Quote:
Originally Posted by kokopuffs BDL:
Try explaining Mr. Jubinsky's kneading technique in simple words. Nothing takes the place of his actual demo on the dvd I mentioned; and, once seen, the budding breadmaker will probably never return to the typical kneading method we see all over the place that's time consuming and quite fatiguing. IMHO. |
IIRC, Jubinsky likes to work with rather slack doughs, and sort of stretches and folds, stretches and folds -- rather than the normal push away, turn and fold, push away turn and fold. He likes to pull the dough down a couple of times before loaf formation to tighten the skin -- you called it forming a beret, didn't you? (BTW, there's nothing particularly different about that -- a lot of people do it. Unfortunately, it's something I half stumbled into and half figured out for myself). What else? Jubinsky proofs (some) breads in the mixing bowl without washing it first. Obviously, I'm hazy on Jubinsky, not having watched the DVD nor taken his classes -- and he goes to some pains not to give too much away in the complimentary recipes on the KA website. But other than his contribution to sweet breads that's pretty much what I remember.
So, what is Jubinsky's technique? You've partially described some aspects in a different thread.

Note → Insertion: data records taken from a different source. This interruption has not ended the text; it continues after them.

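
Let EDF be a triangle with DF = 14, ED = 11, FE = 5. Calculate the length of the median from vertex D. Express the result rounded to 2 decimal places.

Median from D: ½√(2·ED² + 2·DF² − FE²) ≈ 12.339.

12.34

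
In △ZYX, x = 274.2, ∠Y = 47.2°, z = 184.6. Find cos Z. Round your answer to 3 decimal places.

0.739

By the law of cosines, y² = x² + z² − 2·x·z·cos Y = 40480, so y ≈ 201.2.
Law of cosines again: cos Z = (y² + x² − z²)/(2·y·x) ≈ 0.73945, so ∠Z ≈ 42.32°.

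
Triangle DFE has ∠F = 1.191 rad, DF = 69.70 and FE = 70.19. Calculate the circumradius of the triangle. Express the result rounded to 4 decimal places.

By the law of cosines, ED² = DF² + FE² − 2·DF·FE·cos F = 6157.3, so ED ≈ 78.469.
Area = ½·DF·FE·sin F ≈ 2271.8.
Circumradius = ED/(2 sin F) ≈ 42.245.

R ≈ 42.2446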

Perhaps you'd care to flesh out your description, so I could take a stab at it.
If less effort for kneading is a big plus, you might try autolysing your flour and liquid before mixing. That makes everything a little easier.
No matter what technique you use, slack doughs will knead easier than stiff ones -- by definition.
In a discussion centered around using a very powerful stand mixer, I'm not sure I consider an easier kneading process to be that much of a plus.
I've got nothing against Jubinsky's pedagogy or techniques at all, no criticism, nothing negative, not a jot nor a tittle; nor do I have any problem with the idea that his way is your way; nor that the KA DVD made bread baking a fun and successful thing for you; nor with the idea that you want to share the joy. In fact, all four are VGTs (very good things).
But Jubinsky's way is not the only way, and neither is it the only good way. Some writers do quite a good job of describing the process -- good enough so that DVD is needed. We have the same goal -- sharing our love of cooking along with the techniques and recipes that make it successful and fun. Let's not clash.